First detailed radio analysis of SN 2016X during plateau phase, modeling shock dynamics and progenitor mass-loss, and examining energy partitioning in the shockwave.

Findings

Shockwave expands with a power-law index m=0.76.

Progenitor mass-loss rate is approximately 7.8 x 10^{-7} M_sun/yr.

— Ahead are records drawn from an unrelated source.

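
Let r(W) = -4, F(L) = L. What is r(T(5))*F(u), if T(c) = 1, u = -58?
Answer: 232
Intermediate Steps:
r(T(5))*F(u) = -4*(-58) = 232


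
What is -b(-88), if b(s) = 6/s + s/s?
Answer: -41/44 ≈ -0.93182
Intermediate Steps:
b(s) = 1 + 6/s (b(s) = 6/s + 1 = 1 + 6/s)
-b(-88) = -(6 - 88)/(-88) = -(-1)*(-82)/88 = -1*41/44 = -41/44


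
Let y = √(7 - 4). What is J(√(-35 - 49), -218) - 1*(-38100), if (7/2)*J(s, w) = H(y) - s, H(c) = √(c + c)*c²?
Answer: 38100 - 4*I*√21/7 + 6*√2*3^(¼)/7 ≈ 38102.0 - 2.6186*I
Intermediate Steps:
y = √3 ≈ 1.7320
H(c) = √2*c^(5/2) (H(c) = √(2*c)*c² = (√2*√c)*c² = √2*c^(5/2))
J(s, w) = -2*s/7 + 6*√2*3^(¼)/7 (J(s, w) = 2*(√2*(√3)^(5/2) - s)/7 = 2*(√2*(3*3^(¼)) - s)/7 = 2*(3*√2*3^(¼) - s)/7 = 2*(-s + 3*√2*3^(¼))/7 = -2*s/7 + 6*√2*3^(¼)/7)
J(√(-35 - 49), -218) - 1*(-38100) = (-2*√(-35 - 49)/7 + 6*√2*3^(¼)/7) - 1*(-38100) = (-4*I*√21/7 + 6*√2*3^(¼)/7) + 38100 = 38100 - 4*I*√21/7 + 6*√2*3^(¼)/7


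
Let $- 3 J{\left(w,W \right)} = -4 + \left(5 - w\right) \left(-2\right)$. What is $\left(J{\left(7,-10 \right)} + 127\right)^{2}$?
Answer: $16129$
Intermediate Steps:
$J{\left(w,W \right)} = \frac{14}{3} - \frac{2 w}{3}$ ($J{\left(w,W \right)} = - \frac{-4 + \left(5 - w\right) \left(-2\right)}{3} = - \frac{-4 + \left(-10 + 2 w\right)}{3} = - \frac{-14 + 2 w}{3} = \frac{14}{3} - \frac{2 w}{3}$)
$\left(J{\left(7,-10 \right)} + 127\right)^{2} = \left(\left(\frac{14}{3} - \frac{14}{3}\right) + 127\right)^{2} = \left(0 + 127\right)^{2} = 127^{2} = 16129$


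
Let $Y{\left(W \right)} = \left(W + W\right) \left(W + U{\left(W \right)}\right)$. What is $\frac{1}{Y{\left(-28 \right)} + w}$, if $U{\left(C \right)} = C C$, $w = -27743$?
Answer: $- \frac{1}{70079} \approx -1.427 \cdot 10^{-5}$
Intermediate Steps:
$U{\left(C \right)} = C^{2}$
$Y{\left(W \right)} = 2 W \left(W + W^{2}\right)$ ($Y{\left(W \right)} = \left(W + W\right) \left(W + W^{2}\right) = 2 W \left(W + W^{2}\right)$)
$\frac{1}{Y{\left(-28 \right)} + w} = \frac{1}{2 \left(-28\right)^{2} \left(1 - 28\right) - 27743} = \frac{1}{2 \cdot 784 \left(-27\right) - 27743} = \frac{1}{-42336 - 27743} = \frac{1}{-70079} = - \frac{1}{70079}$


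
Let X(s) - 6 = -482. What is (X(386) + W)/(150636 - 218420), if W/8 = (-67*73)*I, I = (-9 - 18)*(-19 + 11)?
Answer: 2113031/16946 ≈ 124.69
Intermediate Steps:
X(s) = -476 (X(s) = 6 - 482 = -476)
I = 216 (I = -27*(-8) = 216)
W = -8451648 (W = 8*(-67*73*216) = 8*(-4891*216) = 8*(-1056456) = -8451648)
(X(386) + W)/(150636 - 218420) = (-476 - 8451648)/(150636 - 218420) = -8452124/(-67784) = -8452124*(-1/67784) = 2113031/16946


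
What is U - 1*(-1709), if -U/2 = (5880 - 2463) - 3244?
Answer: 1363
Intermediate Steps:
U = -346 (U = -2*((5880 - 2463) - 3244) = -2*(3417 - 3244) = -2*173 = -346)
U - 1*(-1709) = -346 - 1*(-1709) = -346 + 1709 = 1363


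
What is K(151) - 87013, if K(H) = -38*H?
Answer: -92751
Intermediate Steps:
K(151) - 87013 = -38*151 - 87013 = -5738 - 87013 = -92751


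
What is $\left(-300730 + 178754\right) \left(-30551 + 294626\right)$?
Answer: $-32210812200$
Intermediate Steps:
$\left(-300730 + 178754\right) \left(-30551 + 294626\right) = \left(-121976\right) 264075 = -32210812200$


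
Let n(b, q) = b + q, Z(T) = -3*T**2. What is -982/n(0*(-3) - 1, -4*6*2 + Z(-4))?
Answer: 982/97 ≈ 10.124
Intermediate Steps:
-982/n(0*(-3) - 1, -4*6*2 + Z(-4)) = -982/((0*(-3) - 1) + (-4*6*2 - 3*(-4)**2)) = -982/((0 - 1) + (-24*2 - 3*16)) = -982/(-1 + (-48 - 48)) = -982/(-1 - 96) = -982/(-97) = -982*(-1/97) = 982/97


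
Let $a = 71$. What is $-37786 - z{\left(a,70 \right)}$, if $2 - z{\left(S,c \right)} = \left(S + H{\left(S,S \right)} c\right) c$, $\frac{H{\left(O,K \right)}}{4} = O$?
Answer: $1358782$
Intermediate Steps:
$H{\left(O,K \right)} = 4 O$
$z{\left(S,c \right)} = 2 - c \left(S + 4 S c\right)$ ($z{\left(S,c \right)} = 2 - \left(S + 4 S c\right) c = 2 - c \left(S + 4 S c\right)$)
$-37786 - z{\left(a,70 \right)} = -37786 - \left(2 - 71 \cdot 70 - 284 \cdot 70^{2}\right) = -37786 - \left(2 - 4970 - 284 \cdot 4900\right) = -37786 - \left(2 - 4970 - 1391600\right) = -37786 - -1396568 = -37786 + 1396568 = 1358782$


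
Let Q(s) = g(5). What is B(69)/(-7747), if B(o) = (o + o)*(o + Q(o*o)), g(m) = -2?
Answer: -9246/7747 ≈ -1.1935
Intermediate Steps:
Q(s) = -2
B(o) = 2*o*(-2 + o) (B(o) = (o + o)*(o - 2) = (2*o)*(-2 + o) = 2*o*(-2 + o))
B(69)/(-7747) = (2*69*(-2 + 69))/(-7747) = (2*69*67)*(-1/7747) = 9246*(-1/7747) = -9246/7747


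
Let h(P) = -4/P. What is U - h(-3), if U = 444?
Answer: 1328/3 ≈ 442.67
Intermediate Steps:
U - h(-3) = 444 - (-4)/(-3) = 444 - (-4)*(-1)/3 = 444 - 1*4/3 = 444 - 4/3 = 1328/3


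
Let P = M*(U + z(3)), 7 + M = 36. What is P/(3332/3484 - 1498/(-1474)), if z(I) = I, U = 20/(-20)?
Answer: 277849/9450 ≈ 29.402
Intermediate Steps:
U = -1 (U = 20*(-1/20) = -1)
M = 29 (M = -7 + 36 = 29)
P = 58 (P = 29*(-1 + 3) = 29*2 = 58)
P/(3332/3484 - 1498/(-1474)) = 58/(3332/3484 - 1498/(-1474)) = 58/(3332*(1/3484) - 1498*(-1/1474)) = 58/(833/871 + 749/737) = 58/(18900/9581) = 58*(9581/18900) = 277849/9450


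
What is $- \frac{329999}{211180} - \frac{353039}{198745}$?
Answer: $- \frac{5605617091}{1678838764} \approx -3.339$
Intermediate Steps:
$- \frac{329999}{211180} - \frac{353039}{198745} = - \frac{5605617091}{1678838764}$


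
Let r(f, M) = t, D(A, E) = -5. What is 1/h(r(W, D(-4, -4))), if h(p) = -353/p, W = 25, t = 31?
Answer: -31/353 ≈ -0.087819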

Spectral steepening caused by electron cooling via inverse Compton.

Abstract

Context: The study of radio emission from core-collapse supernovae (SNe) probes the interaction of the ejecta with the circumstellar medium (CSM) and reveals details of the mass-loss history of the progenitor. Aims: We report observations of the type IIP supernova SN\,2016X during the plateau phase, at ages between 21 and 75 days, obtained with the Karl G. Jansky Very Large Array (VLA) radio observatory. Methods: We modelled the radio spectra as self-absorbed synchrotron emission, and we characterised the shockwave and the mass-loss rate of the progenitor. We also combined our results with previously reported X-ray observations to verify the energy equipartition assumption. Results: The properties of the shockwave are comparable to other type IIP supernovae. The shockwave expands according to a self-similar law $R \propto t^m$ with $m=0.76 \pm 0.08$, which is notably different from a constant expansion. The corresponding shock velocities are approximately 10700 - 8000 km s$^{-1}$ during the time of our observations. The constant mass-loss rate of the progenitor is $\dot{M}=$ (7.8 $\pm$ 0.9)\,$\times 10^{-7} \alpha^{-8/19} (\epsilon_B/0.1)^{-1} M_{\odot}$ yr$^{-1}$, for an assumed wind velocity of 10 km s$^{-1}$. We observe spectral steepening in the optically thin regime at the earlier epochs, and we demonstrate that it is caused by electron cooling via the inverse Compton effect. We show that the shockwave is characterised by a moderate deviation from energy equipartition by a factor of $\epsilon_e / \epsilon_B \approx 28$, being the second type IIP supernova to show such a feature.